Ранним утром 22 июня 1941 года, отгуляв выпускной вечер по случаю окончания десятилетки, Славик и Муся первый раз поцеловались. Днем по радио объявили, что началась война. Славику было шестнадцать с половиной лет, Мусе в июле должно было исполниться семнадцать. Из мужчин, родившихся в России в 1924 году, после войны в живых осталось меньше семи процентов. К восьмидесятым не осталось почти никого. Вот так… Мои бабушка и дедушка оказались исключением из правил. Исключительные люди, прожившие исключительно тяжелую, исключительно счастливую жизнь. По теории вероятности, они должны были умереть. И дочки – моей матери 1946 года рождения – у них не должно было быть. И меня. А если к этому добавить, что мой дед со стороны отца, двухметровый красавец-артиллерист из Сибири, погиб летом 1942-го, спустя три месяца после рождения сына, мое появление на свет кажется чудом. И не кажется, а так и есть. Обыкновенное чудо, как сформулировал один мудрый драматург. И имя этого чуда – любовь. Они любили друг друга, мои героические предки, и сотни поколений их предков любили. За каждым из нас – горы, лавины любви, уходящие в глубь веков. И эти лавины выталкивают нас в мир вопреки всем вероятностям. По одной только причине выталкивают – чтобы мы тоже любили. А мы… Не хочу про нас. И про себя не хочу. Сейчас про великую любовь и великие жертвы. Про моих великих бабушку и дедушку.

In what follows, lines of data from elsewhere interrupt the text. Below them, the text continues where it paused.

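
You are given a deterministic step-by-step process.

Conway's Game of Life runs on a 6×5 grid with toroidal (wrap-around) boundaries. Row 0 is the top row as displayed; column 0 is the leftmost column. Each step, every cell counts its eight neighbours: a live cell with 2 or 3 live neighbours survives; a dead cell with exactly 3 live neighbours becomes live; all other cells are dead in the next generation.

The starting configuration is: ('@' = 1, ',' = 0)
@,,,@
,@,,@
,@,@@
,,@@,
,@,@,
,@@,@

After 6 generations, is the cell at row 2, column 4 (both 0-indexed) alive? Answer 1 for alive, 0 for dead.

1

0) @,,,@
,@,,@
,@,@@
,,@@,
,@,@,
,@@,@
1) ,,@,@
,@@,,
,@,,@
@@,,,
@@,,@
,@@,@
2) ,,,,,
,@@,,
,,,,,
,,@,,
,,,@@
,,@,@
3) ,@@@,
,,,,,
,@@,,
,,,@,
,,@,@
,,,,@
4) ,,@@,
,,,@,
,,@,,
,@,@,
,,,,@
@@,,@
5) @@@@,
,,,@,
,,@@,
,,@@,
,@@@@
@@@,@
6) ,,,,,
,,,,,
,,,,@
,,,,,
,,,,,
,,,,,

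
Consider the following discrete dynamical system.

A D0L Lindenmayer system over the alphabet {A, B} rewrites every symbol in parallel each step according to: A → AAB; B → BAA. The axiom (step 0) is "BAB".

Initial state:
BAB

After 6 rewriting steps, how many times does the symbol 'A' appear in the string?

1458

gen 0: BAB
gen 1: BAAAABBAA
gen 2: BAAAABAABAABAABBAABAAAABAAB
gen 3: BAAAABAABAABAABBAAAABAABBAAAABAABBAAAABAABBAABAAAABAABBAAAABAABAABAABBAAAABAABBAA
gen 4: BAAAABAABAABAABBAAAABAABBAAAABAABBAAAABAABBAABAAAABAABAABA…BBAAAABAABBAAAABAABBAABAAAABAABAABAABBAAAABAABBAABAAAABAAB  (len 243)
gen 5: BAAAABAABAABAABBAAAABAABBAAAABAABBAAAABAABBAABAAAABAABAABA…BAABAABAABBAAAABAABBAABAAAABAABBAAAABAABAABAABBAAAABAABBAA  (len 729)
gen 6: BAAAABAABAABAABBAAAABAABBAAAABAABBAAAABAABBAABAAAABAABAABA…BBAAAABAABBAAAABAABBAABAAAABAABAABAABBAAAABAABBAABAAAABAAB  (len 2187)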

Славик, конечно же, сразу побежал в военкомат врать, что ему уже восемнадцать. Он хорошо подготовился. Выждал неделю, отпустил жидкую бороденку, переправил в метрике год рождения. Могло и прокатить – в бардаке первых дней войны и не такое прокатывало. Но его отец, мой прадед Никанор, своим большим и тяжелым старообрядческим сердцем почуял неладное. Выследил сына, поймал прямо в кабинете у военкома, взял за ухо и молча отвел домой. Дома у них состоялся серьезный разговор.